You have two choices if you go and see the film La La Land.
You can go with the attitude: “It’s received so much hype and so many awards, it can’t possibly live up to expectations; it feeds into Hollywood’s self-obsessions; there are much more worthy films out there.”
Or you can do what I did: Go with it; suspend all cynicism at the door; give yourself over to a ridiculous riot of romantic, old-school musical nonsense.
If you do the latter, believe me – you will thank yourself. You will come out of the cinema yearning for a time when yearning was a thing and people could break into a song and dance routine at the drop of a hat.
It is joyous and old-fashioned and I make no apologies for being grateful for a film that had no baddies, no violence and not even any swearing (that I noticed anyway).
Heaven knows, I am a cynic of great repute but I totally bought into the gentle will-they-won’t-they? romance of the storyline.
I have to include a caveat here: please don’t try and persuade anyone who hates musicals to accompany you to this film.
I was aware from the beginning of the movie that it would be Mr P’s worse nightmare.

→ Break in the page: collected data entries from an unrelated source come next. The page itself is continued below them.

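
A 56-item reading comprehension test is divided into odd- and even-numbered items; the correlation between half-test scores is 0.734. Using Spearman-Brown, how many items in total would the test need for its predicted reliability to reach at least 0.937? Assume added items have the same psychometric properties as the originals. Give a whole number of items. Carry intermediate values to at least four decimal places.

151

r_full = 2(0.734)/(1 + 0.734) = 0.8466
n = r_tgt(1 − r_full) / [r_full(1 − r_tgt)] = 0.937 × 0.1534 / (0.8466 × 0.063) ≈ 2.6949
Items = 2.6949 × 56 ≈ 150.91 → 151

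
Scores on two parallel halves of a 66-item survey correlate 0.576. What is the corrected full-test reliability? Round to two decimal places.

0.73

Apply the Spearman-Brown correction with n = 2:
r_full = 2r_hh / (1 + r_hh) = 2 × 0.576 / (1 + 0.576)
r_full = 1.1520 / 1.5760 ≈ 0.7310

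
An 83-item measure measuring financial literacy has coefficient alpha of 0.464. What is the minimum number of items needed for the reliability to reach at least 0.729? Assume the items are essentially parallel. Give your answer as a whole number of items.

258

Spearman-Brown solved for the length factor n:
n = r_target (1 − r_old) / [ r_old (1 − r_target) ]
n = 0.729(1 − 0.464) / [0.464(1 − 0.729)]
  = 0.390744 / 0.125744 = 3.1075
3.1075 × 83 = 257.92 → 258 items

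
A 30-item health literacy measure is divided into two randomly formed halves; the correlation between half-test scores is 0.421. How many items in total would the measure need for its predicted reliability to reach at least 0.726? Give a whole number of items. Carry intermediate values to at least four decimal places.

55

Corrected full-test reliability: r_full = 2 × 0.421 / (1 + 0.421) ≈ 0.5925
Solve Spearman-Brown for n: n = 0.726(1 − 0.5925) / [0.5925(1 − 0.726)] = 1.8223
Required items = 1.8223 × 30 = 54.67, so 55 items.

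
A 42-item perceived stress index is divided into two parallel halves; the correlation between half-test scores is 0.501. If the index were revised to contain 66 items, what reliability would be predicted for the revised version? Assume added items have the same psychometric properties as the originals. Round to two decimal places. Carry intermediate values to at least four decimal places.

First correct the split-half correlation to full-test reliability: r_full = 2 × 0.501 / (1 + 0.501) ≈ 0.6676
Then adjust to 66 items: n = 66/42 = 1.5714
r_new = n·r_full / (1 + (n − 1)·r_full) = 1.0491 / 1.3815 ≈ 0.7594

0.76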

As my regular reader knows, he has a strict checklist for films he is willing to sit through. Ideally, they should have at least one car chase, aliens or space travel, no kissing and – crucially – absolutely no singing or dancing. Phew – he dodged a bullet there.
The only sour note of the film for me came courtesy of Ryan Gosling’s piano playing, having heard that he’d taught himself to play, from scratch, in four months flat.
Four months? Do you know how long I’ve been sticking at it? My middle-aged crisis learning of the piano is still proving a challenge.